Last Friday, former diplomat Elliott Abrams spoke at IU as part of the Tocqueville Lecture Series.
Abrams' visit was met with protest. Within the first several minutes of his speech, audience members held up signs accusing Abrams of complicity in violence that ravaged Central America throughout the 1980s.
The protesters, who made up most of the audience, then walked out of the room. Some left their signs on Abrams’ lectern.
The Tocqueville Lecture Series, which invited Abrams, is part of the Ostrom Workshop. This lecture series also invited Charles Murray, a social scientist known for racist and sexist views, to speak last April.
The protests that took place against Murray focused on his ideas but, in the case of Abrams, it’s not just his ideas that are worth protesting. It’s also his actions as a policy maker.
Abrams held several posts in the State Department under the Reagan administration, working extensively on Latin American policy. During that time, he helped formulate policies that spread mass terror in Guatemala, El Salvador and Nicaragua.
The Reagan administration backed the military junta that took control of Guatemala in 1982 and committed widespread atrocities against its people. Guatemala’s dictator at the time has since been convicted by a Guatemalan court of genocide against the Ixil people, an indigenous group in Guatemala.
In El Salvador, the Reagan administration lent its support to a brutal counterinsurgency by the government and government-allied death squads. The United Nations Commission on the Truth for El Salvador attributed 85 percent of the deaths in El Salvador’s 12-year civil war to the side backed by the United States.
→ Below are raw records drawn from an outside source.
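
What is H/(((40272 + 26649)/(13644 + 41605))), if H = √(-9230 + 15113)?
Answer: 55249*√5883/66921 ≈ 63.323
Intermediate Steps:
H = √5883 ≈ 76.701
H/(((40272 + 26649)/(13644 + 41605))) = √5883/(((40272 + 26649)/(13644 + 41605))) = √5883/((66921/55249)) = √5883/((66921*(1/55249))) = √5883/(66921/55249) = √5883*(55249/66921) = 55249*√5883/66921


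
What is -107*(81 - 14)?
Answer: -7169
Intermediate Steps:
-107*(81 - 14) = -107*67 = -7169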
Many Salvadorian officials who carried out extrajudicial killings and assassinations of dissidents were trained at the U.S. Army School of the Americas. Later implicated in thousands more civilian deaths, this so-called Atlacatl battalion, named after a legendary Salvadoran ruler, contained nearly 7000 soldiers trained by members of the U.S. Special Forces.
The Iran-Contra affair took place when the U.S. secretly sold arms to Iran — even while backing Iraq in the Iran-Iraq war — and funneled some of the proceeds to the Contras, a right-wing, Honduras-based militia that attacked Nicaragua throughout the 1980s. The operation took place after Congress prohibited aid to the Contras.
A report by the Washington Office on Latin America accused the Contras of a pattern of indiscriminate attacks against civilian targets. Regardless of whether Abrams was involved in the arms sales to Iran, he was instrumental in aiding the Contras’ terrorist campaign.
Abrams was convicted of two misdemeanors for withholding information from Congress, but former president George H.W. Bush pardoned him.
Despite his crimes, Abrams was able to make a comeback as deputy national security adviser in former president George W. Bush’s administration, where he helped formulate another set of harmful policies.
And, sadly, Abrams is still given the honor of speaking at universities. The Ostrom Workshop and other IU entities should teach students to serve ethically in whatever professions they pursue. Inviting Elliott Abrams sent the opposite message.
Clarification: This column has been updated to reflect that the Tocqueville Lecture Series invited Abrams to speak.